By the way... went again today when I wasn't in a rush getting to work. Can highly recommend the food as well as the coffee and service. Great gluten free bread!


----------



## GuyLevine

I popped in today and the place is fantastic. I really enjoyed their guest Sumatran. Food was great too. Well worth the trip!


----------



## ronsil

Always pleased to hear good things about Coffeefix. They take a tremendous amount of care over a cup of coffee whatever be your choice:good:


----------



## CoffeeDiva

This used to be my local when I lived in Manchester and I loved it. There was always good chat and I never had a dud coffee.
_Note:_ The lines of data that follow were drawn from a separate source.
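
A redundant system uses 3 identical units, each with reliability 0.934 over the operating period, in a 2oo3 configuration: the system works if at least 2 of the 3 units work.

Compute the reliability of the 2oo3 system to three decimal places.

R = Σ_{i=2}^{3} C(3,i) p^i (1−p)^{3−i} with p = 0.934
C(3,2)·0.934^2·0.066^1 = 0.17273
C(3,3)·0.934^3·0.066^0 = 0.81478
Sum = 0.988

0.988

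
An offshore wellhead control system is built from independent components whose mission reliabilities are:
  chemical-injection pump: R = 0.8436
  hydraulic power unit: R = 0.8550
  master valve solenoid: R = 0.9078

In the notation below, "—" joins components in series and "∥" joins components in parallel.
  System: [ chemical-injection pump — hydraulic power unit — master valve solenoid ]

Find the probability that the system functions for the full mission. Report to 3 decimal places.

0.655

Series (chemical-injection pump, hydraulic power unit, and master valve solenoid): 0.84360 × 0.85500 × 0.90780 = 0.655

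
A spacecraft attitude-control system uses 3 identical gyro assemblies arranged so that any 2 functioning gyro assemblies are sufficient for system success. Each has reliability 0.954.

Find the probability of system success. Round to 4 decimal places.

R = Σ_{i=2}^{3} C(3,i) p^i (1−p)^{3−i} with p = 0.954
C(3,2)·0.954^2·0.046^1 = 0.125596
C(3,3)·0.954^3·0.046^0 = 0.868251
Sum = 0.9938

0.9938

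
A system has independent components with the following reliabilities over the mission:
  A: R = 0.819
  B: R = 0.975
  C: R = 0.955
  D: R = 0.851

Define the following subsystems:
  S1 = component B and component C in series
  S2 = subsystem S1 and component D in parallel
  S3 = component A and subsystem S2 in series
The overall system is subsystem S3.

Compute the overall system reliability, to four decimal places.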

The food and cakes were also great - they did a particularly good rocky road!


----------



## Kyle548

This place sounds intriguing, how difficult is it to get to from Piccadilly on public transport?


----------



## ronsil

Journey takes 13 minutes from Manchester Piccadilly Station to Gatley Station. Platform 9, 10 or 11 (I think - needs checking)

Short walk from Station to Coffeefix which is six doors down from the Co-op Supermarket opposite a pub.

There are 2 co-ops in Gatley it is the second one along on main road from Station.

Enjoy!


----------



## Glenn

It's also a pretty easy cycle from the centre of Manchester too

Enjoy!


----------



## Kyle548

I'll check them out sometime next week, wonder how easy it is to get to in the way to the Trafford Centre.


----------



## ronsil

Bus from Trafford Centre to Wythenshaw Bus Station (18) - then a number 11 which stops by the green opp Coffeefix, - will take 1hr 15 mins.

From City Centre by train is easier - takes a fraction of the time with no changes


----------